Newsletter N° 18 – « L’escapade amoureuse »‏

[…] C’est un amour de vacances, une histoire sans lendemain… […]

Vous connaissez la chanson, et bien notre jument La Pinta aussi! La belle s’est faite la malle il y une semaine pour rejoindre un bel étalon sauvage.

Pour comprendre la situation, il faut connaître La Pinta. C’est la jument parfaite en ce qui concerne le voyage… Elle est résistante, bien faite, n’a peur de rien et est parfaitement aux ordres une fois montée ou bâtée. Elle conserve cependant son caractère très sauvage. Ce n’est pas une jument câline. Les bisous et les gratouilles, elle s’en fout! La semaine dernière donc, nous étions installés chez une famille dans le village del Carrizal (état de Guerrero), petit village tranquille bordé de grandes plaines avec des chevaux en liberté. Pinta a donc entreprit la grande évasion d’Alcatraz et la voilà partie avec son chéri plein pot galop… Chichen hennit comme pour l’engueuler et pour qu’elle rentre fissa au bercail. Je hennis aussi mais rien n’y fait… — Hija de su chingada madre — me voilà à cru sur Chichen courant tant bien que mal derrière les fesses de Pinta. Et oui… mais moi, yé suis pas une pro du lasso et Pinta me file entre les doigts. Voilà que deux autres cavaliers arrivent à ma rescousse. Des grooooos cavaliers sur de tous petits chevaux, mais eux savent jouer du lasso. La poursuite dure une vingtaine de minutes avant que Zoro me ramène ma jument qui au passage ne s’est pas compliqué la vie avec une capote !?! Bon bah…. on verra bien le mois prochain si Mademoiselle a ses chaleurs.

En dehors de ça, l’aventure continue, René collectionne les scorpions dans sa tente, le vélo va bien – toujours de bonne humeur :) J’ai personnellement la pêche mais une douleur du genre articulaire ne me lâche plus depuis deux semaines.

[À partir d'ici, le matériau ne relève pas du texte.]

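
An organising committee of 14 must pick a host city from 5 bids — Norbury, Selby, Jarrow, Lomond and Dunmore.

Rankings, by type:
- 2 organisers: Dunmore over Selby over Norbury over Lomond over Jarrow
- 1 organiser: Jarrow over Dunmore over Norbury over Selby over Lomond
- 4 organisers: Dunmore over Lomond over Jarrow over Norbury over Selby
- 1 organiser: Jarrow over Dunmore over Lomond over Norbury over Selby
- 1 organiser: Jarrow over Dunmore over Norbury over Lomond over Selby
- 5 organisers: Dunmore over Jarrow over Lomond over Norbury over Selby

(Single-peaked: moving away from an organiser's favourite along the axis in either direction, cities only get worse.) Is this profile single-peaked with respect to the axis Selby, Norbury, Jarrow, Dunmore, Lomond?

Axis positions: Selby=1, Norbury=2, Jarrow=3, Dunmore=4, Lomond=5.
Type 1: ranking walks positions 4-1-2-5-3; Selby is ranked above Jarrow even though Jarrow lies between Selby and the peak Dunmore on the axis — preferences dip and rise again. Not single-peaked.
Type 2 (peak Jarrow at position 3): ranking walks positions 3-4-2-1-5, expanding outward from the peak — single-peaked.
Type 3 (peak Dunmore at position 4): ranking walks positions 4-5-3-2-1, expanding outward from the peak — single-peaked.
Type 4 (peak Jarrow at position 3): ranking walks positions 3-4-5-2-1, expanding outward from the peak — single-peaked.
Type 5 (peak Jarrow at position 3): ranking walks positions 3-4-2-5-1, expanding outward from the peak — single-peaked.
Type 6 (peak Dunmore at position 4): ranking walks positions 4-3-5-2-1, expanding outward from the peak — single-peaked.
Type 1 violates single-peakedness, so the profile is not single-peaked on this axis.

no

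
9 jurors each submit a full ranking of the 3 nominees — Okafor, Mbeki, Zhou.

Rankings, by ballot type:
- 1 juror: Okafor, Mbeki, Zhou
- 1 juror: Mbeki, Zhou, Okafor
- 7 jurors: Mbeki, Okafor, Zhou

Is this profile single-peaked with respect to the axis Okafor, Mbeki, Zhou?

Axis positions: Okafor=1, Mbeki=2, Zhou=3.
Ballot type 1 (peak Okafor at position 1): ranking walks positions 1-2-3, expanding outward from the peak — single-peaked.
Ballot type 2 (peak Mbeki at position 2): ranking walks positions 2-3-1, expanding outward from the peak — single-peaked.
Ballot type 3 (peak Mbeki at position 2): ranking walks positions 2-1-3, expanding outward from the peak — single-peaked.
Every ranking is single-peaked on this axis.

yes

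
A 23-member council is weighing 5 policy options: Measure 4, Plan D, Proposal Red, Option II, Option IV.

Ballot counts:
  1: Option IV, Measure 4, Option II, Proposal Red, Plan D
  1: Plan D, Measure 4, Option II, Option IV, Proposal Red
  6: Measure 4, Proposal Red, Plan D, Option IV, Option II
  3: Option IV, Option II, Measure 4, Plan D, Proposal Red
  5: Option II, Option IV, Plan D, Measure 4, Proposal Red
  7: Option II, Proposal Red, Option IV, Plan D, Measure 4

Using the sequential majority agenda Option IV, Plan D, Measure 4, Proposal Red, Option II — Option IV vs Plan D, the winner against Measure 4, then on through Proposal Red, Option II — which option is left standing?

Round 1: Option IV vs Plan D — 16–7, Option IV advances.
Round 2: Option IV vs Measure 4 — 16–7, Option IV advances.
Round 3: Option IV vs Proposal Red — 10–13, Proposal Red advances.
Round 4: Proposal Red vs Option II — 6–17, Option II advances.
The agenda winner is Option II.

Option II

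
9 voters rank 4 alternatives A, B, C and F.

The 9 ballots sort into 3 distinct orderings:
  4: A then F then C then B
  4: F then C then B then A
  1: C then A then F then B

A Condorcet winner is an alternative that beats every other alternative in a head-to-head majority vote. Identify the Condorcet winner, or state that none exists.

Check each pair by majority over 9 ballots:
A vs B: A preferred on 4+1 = 5 ballots; A wins 5–4.
A vs C: A is ranked higher on 4 ballots, C on 5. C wins 5–4.
A vs F: A preferred on 4+1 = 5 ballots; A wins 5–4.
B vs C: B preferred on 0 ballots; C wins 9–0.
B vs F: B preferred on 0 ballots; F wins 9–0.
C vs F: 1 for C, 8 for F — F by 8–1.
Every alternative loses at least once (A loses to C; B loses to A; C loses to F; F loses to A). The majority relation contains the cycle A beats F beats C beats A, so there is no Condorcet winner.

none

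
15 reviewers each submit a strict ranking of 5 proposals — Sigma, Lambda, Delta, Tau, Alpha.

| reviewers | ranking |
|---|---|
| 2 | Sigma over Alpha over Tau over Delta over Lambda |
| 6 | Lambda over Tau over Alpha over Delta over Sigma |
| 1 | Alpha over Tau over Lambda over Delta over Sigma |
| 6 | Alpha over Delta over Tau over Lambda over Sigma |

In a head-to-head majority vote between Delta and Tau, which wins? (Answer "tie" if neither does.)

Ballots ranking Delta above Tau: 6.
Ballots ranking Tau above Delta: 15 − 6 = 9.
Tau wins the head-to-head 9–6.

Tau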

Au bout d’une heure à cheval, je souffre au niveau de l’aine… Si c’est déjà arrivé à un cavalier randonneur et qu’il a un tuyau, n’hésitez pas. J’ai essayé de marcher à pied, changer de position mais rien n’y fait. C’est supportable toutefois.

 Les paysages ici sont magnifiques même si vous notez parfois un manque de conscience écologique parmi les photos – c’est bien dommage – et les locaux très sympathiques. A l’est d’Acapulco en descendant la côte, si vous passez par là un jour, vous pourrez voir que la pigmentation de la peau et les traits de visage sont différents, on se croirait en Afrique… Selon la légende, un ancien bateau espagnol chargé d’esclaves a échoué sur ces côtes et les prisonniers se sont échappés et ont colonisé à leur manière les indiennes du coin.

Voilà, plus de 1000 km parcourus depuis fin Juillet.
Nous sommes à La Cruz Grande et continuons direction l’EST.